Runoff at golf course might need treatment

New drainage pipes laid into a Deer Lagoon backwater during the past three months are at the middle of an impasse over how a golf course and the homes around them will fend off winter and spring rains.

New drainage pipes laid into a Deer Lagoon backwater during the past three months are at the middle of an impasse over how a golf course and the homes around them will fend off winter and spring rains.

The pipes, installed by the Useless Bay Golf Course and Country Club at the bottom of Sound View Drive this past summer, drew a stop work order and an enforcement order from Island County. At issue is the unpermitted grading and clearing near a wetland, and the attempted expansion of a drainage system without appropriate review.

According to Island County Planning Director Phil Bakke, the enforcement order was issued when planning officials discovered that the country club had replaced an old, 8-inch drainage pipe and added a second pipe for greater capacity. While most of the damage done during clearing operations was to Himalayan blackberries — a noxious weed Island County wants eliminated where possible — Bakke said his department could not permit the added drainage capacity without the project undergoing environmental review. His department allowed work to finish up on the replacement drain line, but ordered that the new one be capped at both ends.
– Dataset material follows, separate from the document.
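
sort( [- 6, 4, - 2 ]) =[ - 6, - 2,4] 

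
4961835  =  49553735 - 44591900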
Byron Vadset, president of the country club, said the enforcement order came about due to a misunderstanding. He said the club had worked with the county’s public works department on the drainage project, but failed to clear it the planning department.

The two lines were installed to increase drainage capacity for the Useless Bay Golf Course and the neighborhoods surrounding it. After drain pipes near Sunlight Beach were silted in two years ago, affecting drainage in the Useless Bay area, the club began looking for other options, Vadset said. The new pipes were built to provide drainage in a basin that covers the Useless Bay and Bayview areas.

Vadset said he is confident that the club and the county can work together to get the drainage project up and running.

“Right now, I think we’re close to coming up with something that works for everybody,” he said.

That something will probably involve environmental reviews by the state and Island County. Bill Oakes, the director of the county’s public works department, said it has yet to be determined if the water the club proposes to drain into the Deer Lake wetland will need to be treated. He noted that the water quality may be affected by chemicals used at the golf course. The state departments of Ecology and Fish and Wildlife will make an issue of water quality, he said.

If the project is permitted, Oakes said he believes it will prevent future flooding in the Sunlight Beach area.